THE UNMISTAKABLE SMELL
of human shit hits me as I turn the corner on Valencia Street. It smells like shit that went bad, if that's possible. It's as if it's filling the street; I can't imagine the source. It's like when you're in a bathroom and someone has shit on the floor, or taken such a long shit that the top of it sticks out of the water like the Loch Ness Monster. That smell.

I could be high in the way that this would ruin my day. But I'm high in the other way, where I can deal with it. What I see, though, is too weird even to come from a drugged-out mind. This is so fucked up, it's a lucid bit of reality. Sometimes you're too high to deal with anything, and sometimes you're high enough that you can deal with anything at all.

There's a shitman trying to get into a vintage furniture store.

When I say shitman, I mean he's covered in shit; he's not smeared with it, but it's piled and clumped on him. To the point where I can't tell if he's wearing clothes or not, but I'm guessing not. It's like the Human Torch but with shit instead of fire. He looks like a six-foot-tall limbed turd with two eyes and a mouth.

There's a young hipster employee fending him off with a child's prayer bench, like a lion tamer's stool. Shitman's yelling crazy shit, wearing crazy shit, clearly shit-crazy. Apeshit. Batshit. Humanshit.

But of course I know this fucker. Somehow through all the brownness, I recognize him as a guy we call NSA Andy.

NSA Andy, story goes, used to be a codebreaker for the NSA. Damn good one, some kind of math savant, the type they
recruit. There's a flagged question in the SAT test, one you can only truly solve if you are in an elite class of mathematicians. Of course, people will get it by accident, but if you get it right, the NSA tracks you and evaluates your skills covertly. They watch your passwords, your PIN numbers, that kind of thing. If you have potential, they approach you.

So NSA Andy gets flagged and followed. They pick him up in the place where they find the kind of mathematicians they want: rehab. There are those who are good at math, but the ones who will create the next-level shit are damaged goods. They're insane or drug addicts or both. They're also the ones whose lives have fallen apart. They pick the math freaks who need a way out of whatever shit they're in.

For a while, NSA Andy lives the life. They set him up with an apartment that completely caters to his needs.
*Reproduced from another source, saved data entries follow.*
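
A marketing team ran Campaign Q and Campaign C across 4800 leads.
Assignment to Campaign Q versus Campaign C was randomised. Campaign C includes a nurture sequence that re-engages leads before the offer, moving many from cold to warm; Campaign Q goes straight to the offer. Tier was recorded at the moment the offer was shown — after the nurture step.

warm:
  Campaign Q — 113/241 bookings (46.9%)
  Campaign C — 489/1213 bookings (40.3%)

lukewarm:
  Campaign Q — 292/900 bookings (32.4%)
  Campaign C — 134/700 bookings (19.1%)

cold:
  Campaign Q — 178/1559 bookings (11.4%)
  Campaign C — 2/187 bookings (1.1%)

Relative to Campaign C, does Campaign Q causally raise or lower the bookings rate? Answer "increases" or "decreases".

Engagement tier here is a post-treatment variable shaped by the campaign; conditioning on it would introduce bias rather than remove it. The overall comparison is the causal one.
Pooled: Campaign Q 21.6% vs Campaign C 29.8%; Campaign C is higher overall.

decreases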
They bring him food, coffee, drugs, cigarettes, and anything else he wants. All he has to do is solve an equation that is slipped under his door every morning.

There's a whole dorm full of these guys, each one working on small bits of one really huge math problem, none of them knowing what the others have. But good old Andy, he didn't sleep like everyone else. He had time to kill. The equations were delivered at five
AM
every morning. After they were distributed, he sneaked up and down the hallways, sliding out equations from underneath the doors, memorizing them, and re-sliding them back under the doors.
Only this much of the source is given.